Counting Iowa, he’d have two wins outside of his home state. That isn’t real impressive, but any anti-Trump is dealing with limitations. It’s not like strong conservatives are itching to turn to Kasich. Cruz is likely to finish ahead of him in 85 to 90 percent of the states voting before March 15.

He was only trailing him by 5 points in Ohio. If voters there are following their pattern of backing off as Kasich seems less viable, Cruz could already be even with or ahead of the governor. He leads him in Michigan.

The March 5 states favor Trump, but Cruz could finish ahead of Rubio in at least 3 of them. In fairness, the same is true in reverse, but whomever does better on March 1 will do better on March 5. This carries forward to Michigan on the 8th too.

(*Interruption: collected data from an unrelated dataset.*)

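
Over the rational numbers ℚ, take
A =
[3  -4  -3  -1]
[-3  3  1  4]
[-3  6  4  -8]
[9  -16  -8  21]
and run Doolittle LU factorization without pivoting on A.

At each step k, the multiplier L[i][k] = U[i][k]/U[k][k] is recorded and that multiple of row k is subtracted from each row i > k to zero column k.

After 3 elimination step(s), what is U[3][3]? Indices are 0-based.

U[3][3] = 3

k=0: U[0][0]=3
  eliminate (1,0): mult=-1, new row 1: (0, -1, -2, 3); set L[1][0]=-1
  eliminate (2,0): mult=-1, new row 2: (0, 2, 1, -9); set L[2][0]=-1
  eliminate (3,0): mult=3, new row 3: (0, -4, 1, 24); set L[3][0]=3
k=1: U[1][1]=-1
  eliminate (2,1): mult=-2, new row 2: (0, 0, -3, -3); set L[2][1]=-2
  eliminate (3,1): mult=4, new row 3: (0, 0, 9, 12); set L[3][1]=4
k=2: U[2][2]=-3
  eliminate (3,2): mult=-3, new row 3: (0, 0, 0, 3); set L[3][2]=-3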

If Rubio wakes up on the morning of March 9 and Cruz has finished ahead of him in 65 to 75% of the states so far, a Puerto Rico victory on the 6th isn’t enough to argue he is the better anti-Trump.

A Cruz-Trump race looks different than Rubio-Trump. Cruz would not have anywhere near the same establishment support. That’s not a bad thing. Rubio-Trump is an inside-outside battle. Trump can keep conservatives in his corner by being anti-Washington.

Nobody has more successfully used his enemies to define him than Trump. His popularity stems largely from who is against him. The enemy of my enemy is my friend, as the old saying goes.

In a Trump-Rubio contest, Bob Dole is with Rubio. In a Trump-Cruz contest, he’s with The Donald. If we figure that a third of Republicans are against Trump no matter what, and a third are with him no matter what, the division of the final third is different depending on the opponent.

You may personally prefer one or the other, think one is more likely to win a general election, make a stronger president, whatever, but the data indicates their chances of getting past Trump in a one-on-one race are very similar.

Rubio is stronger on the West Coast, Cruz may have an edge in places like Missouri, Ohio and Pennsylvania. It’s probably a wash. If you can’t make an argument that Rubio is that much stronger against Trump, and Cruz is regularly finishing ahead of him, by nature, Ted is the more appropriate anti-Trump.

It doesn’t look good for Cruz. He’s consistently failed to broaden his message and win over voters who aren’t values first, or very strong conservatives. But he isn’t dead yet. Only mostly dead.

Until Rubio finishes Super Tuesday with a clearly stronger day, Ted is as credible an anti-Trump as anyone else. Somebody will get to play that role. Why not him?